A few months ago I had a little rant about a library label pasted over a nicely-typeset title-page.
This week I was heartened to discover an example of a librarian from Manchester being rather more thoughtful, avoiding pasting a barcode onto a carefully-designed title-page, instead putting a rather less intrusive note in pencil to direct the reader to the following page for the barcode. Good work from Manchester!

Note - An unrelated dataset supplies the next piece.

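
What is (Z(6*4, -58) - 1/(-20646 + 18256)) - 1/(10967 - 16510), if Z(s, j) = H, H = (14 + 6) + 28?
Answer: 635900893/13247770 ≈ 48.001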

Is there a connection? I’m not sure, but a former reader of Marcia Pointon’s Milton and English Art (Manchester, Manchester University Press, 1970) evidently thought so. The band did have an album called ‘Heaven and Hell’ (also the name of a group comprising some members of Black Sabbath active between 2006 and 2010) which could be a reference to The Marriage of Heaven and Hell (please comment if you know), but the precise connection (if any) to the watercolour The Judgement of Adam and Eve alongside which the reader has left their mark is lost on me. Suggestions welcome!
Currently on my shelf of library books is Leopold Damrosch, Jr.’s Symbol and Truth in Blake’s Myth (Princeton: Princeton University Press, 1981). There’s not much by way of annotations in this copy, but I was interested by two traces of bygone library borrowing practices.
Hidden between pages 280 and 281 (left there for the next reader to find) was a torn piece of paper, presumably used as a bookmark. Nothing unusual in that of course, but it was the dated text reading “SELF RENEWALS” that signals that this particular insertion pre-dates online renewals.
Flipping back to the front fly-leaf, I was also struck by the borrowing slip – the last date is 2005. It is conceivable that this is actually the last time the book was taken out, but I have no way of knowing. Nowadays books are rarely stamped when they leave the library because nearly everything goes through self-issue machines (thus the new barcode stuck over an old one here), so the borrowing history of a book is no longer recorded in the book itself and remains the preserve of the librarians. This particular book has also lost the physical traces of some of its earlier borrowing history – evident from the sections of “Cancelled” stamps which tell of a former borrowing slip. Those stamped dates are one kind of marks in library books I do miss.